The Union: our only chance

The European project was born through the courage of men and women, who, in the wake of a frightful war, accompanied by the most heinous crimes, have ensured that we would cease to resolve problems with cannons. The human being is capable of the best but also of the worst: the most noble gestures and the most horrific abominations.

Peace and solidarity are victories on jealousy and egoism. These two feelings are daemons so powerful that, against them, victories are not easy to obtain. To respect, to tolerate others and even to rejoice for someone else’s happiness as ours or share and relieve their suffering as ours is not innate. It’s a process that requires effort.

Even if it had only served to preserve peace, the European project, clever, noble and generous, deserved a Nobel prize. The stacks of forms over coal and steel, agricultural premiums and common custom rates, when we think about it, constituted the paperwork of peace. To those who tell me: “What you tell us is pretty but you really need to be courageous to pretend to be a European these days.” I always answer that German and French citizens as well as politicians needed more courage to do what they did, so shortly after the height of barbarity, of hatred and death.

Incidentally, besides moral aspects, there are economic realities: none of our States have the necessary scale to impose itself in this globalised world, and even the most powerful would be wrong to feel protected. It is sad to say but if the EU had immediately taken good collective measures against the crises and against speculation, instead of being hesitant and fragmented, it would have spared much suffering.

 

The European project is in danger. It has known such a wide success that it aroused the almost unanimous enthusiasm of the citizens of the Member States, the ardent desire of nations, which weren’t already part of it (such as mine), to participate in the project, and the feeling that it was an inalienable gain, which will always bring more peace, security, wellbeing, cohesion and solidarity.

Nothing is ever gained forever. It is probably even easier to destroy the edifice than to build it, or to maintain and consolidate it.

Brussels is quite little, in fact. But it is quite easy to tell people over there lies the permanent power: haughty, distant, mechanical, cruel and indifferent to their suffering, which is the cause of all their problems and that on the contrary, if they retreat behind well-sealed borders, they will have a better future.

In fact, meeting rooms in Brussels are empty because Ministers, Commissioners and Members of Parliament aren’t making the travel from their countries. The disastrous decisions of “Brussels” and the sad absence of decisions comes directly from the countries that signed the treaties. Things would probably be better for everyone if people would come to those meetings with a real European spirit. Europe is not the problem. It’s the solution. However, it cannot just be any Europe.

I believe it is urgent we change our discourse, but also act accordingly, in a tangible manner, otherwise it will end very badly. On the one hand we need a “new Europe”, but on the other hand, it would suffice for the EU to reread with care, articles 2 and 3 of its own treaty. Moreover, the Union should truly apply these articles to become grandiose, and, above all, to win the support of its own citizens.

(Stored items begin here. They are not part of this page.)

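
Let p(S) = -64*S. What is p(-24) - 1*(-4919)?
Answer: 6455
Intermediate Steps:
p(-24) - 1*(-4919) = -64*(-24) - 1*(-4919) = 1536 + 4919 = 6455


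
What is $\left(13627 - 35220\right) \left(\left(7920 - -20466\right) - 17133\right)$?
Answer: $-242986029$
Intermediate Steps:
$\left(13627 - 35220\right) \left(\left(7920 - -20466\right) - 17133\right) = - 21593 \left(\left(7920 + 20466\right) - 17133\right) = - 21593 \left(28386 - 17133\right) = \left(-21593\right) 11253 = -242986029$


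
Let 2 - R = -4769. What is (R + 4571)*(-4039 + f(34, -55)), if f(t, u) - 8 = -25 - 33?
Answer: -38199438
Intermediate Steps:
R = 4771 (R = 2 - 1*(-4769) = 2 + 4769 = 4771)
f(t, u) = -50 (f(t, u) = 8 + (-25 - 33) = 8 - 58 = -50)
(R + 4571)*(-4039 + f(34, -55)) = (4771 + 4571)*(-4039 - 50) = 9342*(-4089) = -38199438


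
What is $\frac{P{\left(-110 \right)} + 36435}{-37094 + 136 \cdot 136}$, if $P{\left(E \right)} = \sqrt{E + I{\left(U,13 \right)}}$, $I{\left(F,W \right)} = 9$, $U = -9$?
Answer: $- \frac{36435}{18598} - \frac{i \sqrt{101}}{18598} \approx -1.9591 - 0.00054037 i$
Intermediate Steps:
$P{\left(E \right)} = \sqrt{9 + E}$ ($P{\left(E \right)} = \sqrt{E + 9} = \sqrt{9 + E}$)
$\frac{P{\left(-110 \right)} + 36435}{-37094 + 136 \cdot 136} = \frac{\sqrt{9 - 110} + 36435}{-37094 + 136 \cdot 136} = \frac{\sqrt{-101} + 36435}{-37094 + 18496} = \frac{i \sqrt{101} + 36435}{-18598} = \left(36435 + i \sqrt{101}\right) \left(- \frac{1}{18598}\right) = - \frac{36435}{18598} - \frac{i \sqrt{101}}{18598}$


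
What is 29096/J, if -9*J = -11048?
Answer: 32733/1381 ≈ 23.702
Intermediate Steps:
J = 11048/9 (J = -⅑*(-11048) = 11048/9 ≈ 1227.6)
29096/J = 29096/(11048/9) = 29096*(9/11048) = 32733/1381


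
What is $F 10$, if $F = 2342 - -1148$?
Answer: $34900$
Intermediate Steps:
$F = 3490$ ($F = 2342 + 1148 = 3490$)
$F 10 = 3490 \cdot 10 = 34900$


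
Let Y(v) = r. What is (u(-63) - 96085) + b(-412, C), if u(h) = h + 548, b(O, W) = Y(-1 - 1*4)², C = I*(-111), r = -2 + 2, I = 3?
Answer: -95600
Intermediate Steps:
r = 0
Y(v) = 0
C = -333 (C = 3*(-111) = -333)
b(O, W) = 0 (b(O, W) = 0² = 0)
u(h) = 548 + h
(u(-63) - 96085) + b(-412, C) = ((548 - 63) - 96085) + 0 = (485 - 96085) + 0 = -95600 + 0 = -95600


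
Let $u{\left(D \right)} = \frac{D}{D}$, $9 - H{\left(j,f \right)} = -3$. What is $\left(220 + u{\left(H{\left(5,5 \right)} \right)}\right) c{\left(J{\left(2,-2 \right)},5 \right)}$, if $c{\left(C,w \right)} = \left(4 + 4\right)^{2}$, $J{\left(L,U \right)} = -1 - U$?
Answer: $14144$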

We can hardly ask the people to know those two articles – and the Charter of Fundamental Rights – but we should cite them more often so that decision makers don’t forget them.

The EU would be perceived as “new” if it once again returned to “promote peace, its values and the wellbeing of its peoples”, to combat social exclusion, to promote a social economy (a market economy, of course), to promote social protection and social cohesion. There is enough social in those two essential articles of the treaty to stop making us believe that the EU shouldn’t be social. The EU has to become social, and quickly. 

If, instead of building itself the image of a merciless scourge on the poorest, the EU could follow the advice of the Economic and Social Committee, which recommends to put in place a system of minimum income under the European label – even if it would inevitably be a different amount depending on the regions, since the appalling lack of cohesion that characterizes the Union -, we would perhaps start to look at it differently.

Instead of giving the people a distressing spectacle of long and exhausting meetings at summits that result in failures and half-decisions, assembling distressed, falsely acclaimed leaders, incarnating like allegorical figures the peoples pushed to be jealous of one another, we would be better off to make a collective demonstration of courage, innovation and intelligent society.

In fact, the three qualities we must be met, are those of the three groups of organised civil society: the spirit of initiative and investment of our companies, the courage, the energy and the competence of our workers as well as the sense of solidarity which governs the formation of associative movements of all types.